Ramagem na mira do inquérito das milícias digitais
A coluna apurou que, a partir da operação da PF, Ramagem entra na mira das investigações do inquérito das milícias digitais onde se apura a existência de uma organização criminosa criada para tentar dar um golpe de Estado no Brasil e fazer com que Bolsonaro permanecesse ilegalmente no poder.
Delegado da PF, Ramagem atuou na coordenação de grandes eventos no Brasil: Conferência das Nações Unidas Rio+20 (2012); Copa das Confederações (2013); Copa do Mundo (2014) e Jogos Olímpicos do Rio (2016).

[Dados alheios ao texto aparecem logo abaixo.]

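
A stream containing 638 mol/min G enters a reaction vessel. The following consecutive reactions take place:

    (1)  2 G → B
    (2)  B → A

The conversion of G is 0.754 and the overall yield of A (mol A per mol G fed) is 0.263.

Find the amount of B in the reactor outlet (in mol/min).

72.7 mol/min

Conversion of G: G consumed = 2ξ₁ = 0.754 × 638 → ξ₁ = 240.5 mol/min.
Yield of A: 1ξ₂ / 638 = 0.263 → ξ₂ = 167.8 mol/min.
Outlet amounts (n = n₀ + Σ ν·ξ):
  G: 638 − 2(240.5) = 156.9
  B: 0 + 1(240.5) − 1(167.8) = 72.73
  A: 0 + 1(167.8) = 167.8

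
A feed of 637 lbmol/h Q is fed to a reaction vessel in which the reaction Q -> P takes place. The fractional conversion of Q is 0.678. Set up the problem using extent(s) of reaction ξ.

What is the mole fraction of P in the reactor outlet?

Q reacted = 0.678 × 637 = 431.9 lbmol/h; ν_Q = −1, so ξ = 431.9/1 = 431.9 lbmol/h.
Outlet amounts (n = n₀ + ν ξ):
  Q: 637 − 1(431.9) = 205.1
  P: 0 + 1(431.9) = 431.9
Total out = 637 lbmol/h; y_P = 431.9 / 637 = 0.678.

0.678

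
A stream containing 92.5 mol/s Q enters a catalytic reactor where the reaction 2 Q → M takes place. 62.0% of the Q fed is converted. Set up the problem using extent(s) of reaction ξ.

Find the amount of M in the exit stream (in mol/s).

Q reacted = 0.62 × 92.5 = 57.35 mol/s; ν_Q = −2, so ξ = 57.35/2 = 28.68 mol/s.
Outlet amounts (n = n₀ + ν ξ):
  Q: 92.5 − 2(28.68) = 35.15
  M: 0 + 1(28.68) = 28.68

28.7 mol/s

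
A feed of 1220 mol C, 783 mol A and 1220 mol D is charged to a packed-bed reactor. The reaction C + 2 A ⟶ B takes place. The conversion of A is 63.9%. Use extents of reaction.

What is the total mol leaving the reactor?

A reacted = 0.639 × 783 = 500.3 mol; ν_A = −2, so ξ = 500.3/2 = 250.2 mol.
Outlet amounts (n = n₀ + ν ξ):
  C: 1220 − 1(250.2) = 969.8
  A: 783 − 2(250.2) = 282.7
  B: 0 + 1(250.2) = 250.2
  D: 1220 (inert)
Total out = 969.8 + 282.7 + 250.2 + 1220 = 2723 mol.

2720 mol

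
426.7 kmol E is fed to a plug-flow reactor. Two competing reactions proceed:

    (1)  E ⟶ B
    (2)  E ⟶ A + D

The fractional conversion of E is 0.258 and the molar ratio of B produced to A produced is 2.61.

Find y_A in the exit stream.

0.0667

Conversion of E: E consumed = 0.258 × 426.7 = 110.1 kmol = 1ξ₁ + 1ξ₂.
Selectivity: 1ξ₁ / (1ξ₂) = 2.61 → ξ₁ = 2.61 ξ₂.
Substitute: (1·2.61 + 1) ξ₂ = 110.1 → ξ₂ = 30.5 kmol, ξ₁ = 79.59 kmol.
Outlet amounts (n = n₀ + Σ ν·ξ):
  E: 426.7 − 1(79.59) − 1(30.5) = 316.6
  B: 0 + 1(79.59) = 79.59
  A: 0 + 1(30.5) = 30.5
  D: 0 + 1(30.5) = 30.5
Total out = 457.2 kmol; y_A = 30.5 / 457.2 = 0.0667.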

A aproximação com Bolsonaro ocorreu a partir do segundo turno da eleição de 2018, quando o delegado comandou a segurança pessoal do então presidente eleito. Até o período em que se tornou coordenador da segurança do presidente, Ramagem era visto como um delegado técnico.
Após o período na segurança de Bolsonaro, no fim de 2018, Ramagem foi nomeado Superintendente Regional da PF no Ceará, mas acabou chamado para o cargo de assessor especial da Secretaria de Governo da Presidência da República, na função de auxiliar direto do então ministro Carlos Alberto Santos Cruz.
Com a saída de Santos Cruz, Ramagem assumiu a Abin em julho de 2019. Nessa época, começaram os rumores sobre a existência de uma "Abin paralela" que produziria dossiês com informações sobre adversários do presidente. O governo sempre negou a informação.